La seduta del 9 dicembre ha rappresentato una ripresa solo parziale da quei minimi. Infatti, nonostante il rialzo giornaliero, il titolo resta circa il 58% al di sotto del picco di maggio. Nel complesso, il quadro grafico suggerisce che le azioni MicroStrategy si trovino ancora in una fase di consolidamento, mentre il mercato cerca di costruire una nuova base dopo la brusca correzione.
Valutazione e multipli rispetto al valore netto in Bitcoin
Il trader defivillain ha illustrato la logica strutturale alla base della strategia della società, sottolineando come l’azienda sia ottimizzata per un unico obiettivo: aumentare il numero di Bitcoin per azione tramite la propria politica di allocazione del capitale. In questa prospettiva, il modello di Strategy punta a creare un effetto leva sulla performance della criptovaluta.

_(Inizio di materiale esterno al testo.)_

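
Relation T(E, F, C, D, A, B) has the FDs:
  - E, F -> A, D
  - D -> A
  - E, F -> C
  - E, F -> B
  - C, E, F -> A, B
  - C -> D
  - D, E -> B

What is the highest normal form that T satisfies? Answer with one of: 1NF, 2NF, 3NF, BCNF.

2NF

Candidate key: {E, F}. Prime attributes: {E, F}.
D -> A: {D}⁺ = {A, D}, which is not all of the attributes, so the left side is not a superkey — BCNF is violated.
D -> A has non-prime {A} on the right and a non-superkey on the left, so 3NF fails.
Checking every proper subset of each key, none determines a non-prime attribute — 2NF is satisfied.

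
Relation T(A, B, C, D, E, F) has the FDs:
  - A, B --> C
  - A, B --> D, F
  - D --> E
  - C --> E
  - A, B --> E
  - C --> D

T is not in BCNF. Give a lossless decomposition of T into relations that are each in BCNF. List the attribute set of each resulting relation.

Candidate key of the original relation: {A, B}.
{A, B, C, D, E, F}: {D} determines {D, E} here but is not a superkey — split on D --> E, giving {D, E} and {A, B, C, D, F}.
{D, E}: every determinant is a superkey — BCNF.
{A, B, C, D, F}: {C} determines {C, D} here but is not a superkey — split on C --> D, giving {C, D} and {A, B, C, F}.
{C, D}: every determinant is a superkey — BCNF.
{A, B, C, F}: every determinant is a superkey — BCNF.

{A, B, C, F}; {C, D}; {D, E}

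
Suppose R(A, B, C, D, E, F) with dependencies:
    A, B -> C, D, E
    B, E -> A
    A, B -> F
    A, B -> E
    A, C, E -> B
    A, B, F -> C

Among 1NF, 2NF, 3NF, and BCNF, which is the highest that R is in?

BCNF

Candidate keys: {A, B}, {A, C, E}, {B, E}. Prime attributes: {A, B, C, E}.
Each dependency's left side is a superkey — BCNF holds.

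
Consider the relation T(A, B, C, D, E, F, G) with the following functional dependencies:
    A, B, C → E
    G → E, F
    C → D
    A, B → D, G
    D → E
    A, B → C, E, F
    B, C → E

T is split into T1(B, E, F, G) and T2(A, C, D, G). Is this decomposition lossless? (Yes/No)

No

Common attributes: {G}; their closure is {E, F, G}.
Neither T1 nor T2 is contained in that closure, so the decomposition is lossy.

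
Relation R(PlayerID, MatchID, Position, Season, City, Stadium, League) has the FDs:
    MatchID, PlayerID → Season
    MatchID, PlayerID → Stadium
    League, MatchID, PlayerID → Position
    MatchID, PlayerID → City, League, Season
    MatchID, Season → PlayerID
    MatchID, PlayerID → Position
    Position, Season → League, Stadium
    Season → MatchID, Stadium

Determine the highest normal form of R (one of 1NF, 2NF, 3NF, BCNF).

BCNF

Candidate keys: {MatchID, PlayerID}, {Season}. Prime attributes: {MatchID, PlayerID, Season}.
The left-hand side of every FD is a superkey, so BCNF is satisfied.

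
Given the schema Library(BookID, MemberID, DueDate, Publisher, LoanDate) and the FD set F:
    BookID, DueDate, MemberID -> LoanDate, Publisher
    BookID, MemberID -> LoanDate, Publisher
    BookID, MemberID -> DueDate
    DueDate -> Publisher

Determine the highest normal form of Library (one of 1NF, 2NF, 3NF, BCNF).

2NF

Candidate key: {BookID, MemberID}. Prime attributes: {BookID, MemberID}.
DueDate -> Publisher: {DueDate}⁺ = {DueDate, Publisher}, which is not all of the attributes, so the left side is not a superkey — BCNF is violated.
Because {Publisher} is non-prime and the left side of DueDate -> Publisher is not a superkey, the relation is not in 3NF.
No proper subset of a key has a non-prime attribute in its closure, so there is no partial dependency; 2NF holds.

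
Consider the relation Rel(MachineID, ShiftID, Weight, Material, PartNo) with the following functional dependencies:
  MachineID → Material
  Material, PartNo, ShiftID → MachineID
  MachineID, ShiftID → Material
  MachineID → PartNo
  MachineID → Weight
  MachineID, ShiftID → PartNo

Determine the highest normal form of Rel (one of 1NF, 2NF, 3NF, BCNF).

Candidate keys: {MachineID, ShiftID}, {Material, PartNo, ShiftID}. Prime attributes: {MachineID, Material, PartNo, ShiftID}.
For MachineID → Material we have {MachineID}⁺ = {MachineID, Material, PartNo, Weight}; {MachineID} is not a superkey, so BCNF fails.
MachineID → Weight has non-prime {Weight} on the right and a non-superkey on the left, so 3NF fails.
Since {MachineID} ⊂ {MachineID, ShiftID} and {MachineID}⁺ ⊇ {Weight} with {Weight} non-prime, there is a partial dependency; 2NF fails.

1NF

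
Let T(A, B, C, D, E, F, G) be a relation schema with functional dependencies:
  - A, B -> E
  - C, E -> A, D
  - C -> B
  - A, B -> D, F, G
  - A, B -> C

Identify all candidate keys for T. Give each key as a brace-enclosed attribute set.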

Inoltre, tale struttura tende a posizionare il titolo in modo da sovraperformare Bitcoin su orizzonti temporali più lunghi, quando la strategia viene eseguita come previsto. Questo tratto lo differenzia dalla maggior parte delle altcoin, che non dispongono di una dinamica di accrescimento sistematico del sottostante per azione.
L’analisi riconosce comunque che, su periodi più brevi, Bitcoin può sovraperformare il titolo, soprattutto quando quest’ultimo tratta a multipli elevati rispetto al valore netto in Bitcoin per azione. Ad esempio, quando nel novembre 2024 il titolo scambiava a circa tre volte il valore netto in Bitcoin, il potenziale rischio di ribasso relativo alla criptovaluta risultava significativo.
La correzione del 2025 è stata letta come un anno di compressione del multiplo rispetto al valore netto in Bitcoin partendo da quei livelli molto elevati. Tuttavia, defivillain suggerisce che gli investitori dovrebbero guardare con maggiore favore alla valutazione man mano che il multiplo si avvicina a una volta il valore netto, invece di diventare ribassisti. Ciò perché, a un multiplo pari a uno, il rischio di ribasso in termini di Bitcoin risulta molto più contenuto rispetto a multipli di due o tre volte.
In questo quadro, la strutturazione del modello di Strategy e la compressione dei multipli posizionano i livelli valutativi attuali come potenzialmente interessanti per chi mantiene una visione rialzista di lungo periodo sulla principale criptovaluta. Inoltre, la riduzione del rischio relativo preserva il vantaggio strutturale legato all’accrescimento del numero di Bitcoin per azione.
Considerazioni finali sulle azioni di Microstrategy
Nel complesso, il recente movimento di mercato evidenzia come il prezzo azionario della società resti strettamente correlato all’andamento di Bitcoin e alle aspettative sui tassi della Fed. Detto ciò, la combinazione tra nuova ondata di acquisti, adozione istituzionale e compressione dei multipli rispetto al valore netto in Bitcoin offre uno scenario complesso ma potenzialmente favorevole per chi valuta un’esposizione indiretta all’asset digitale attraverso il titolo Strategy.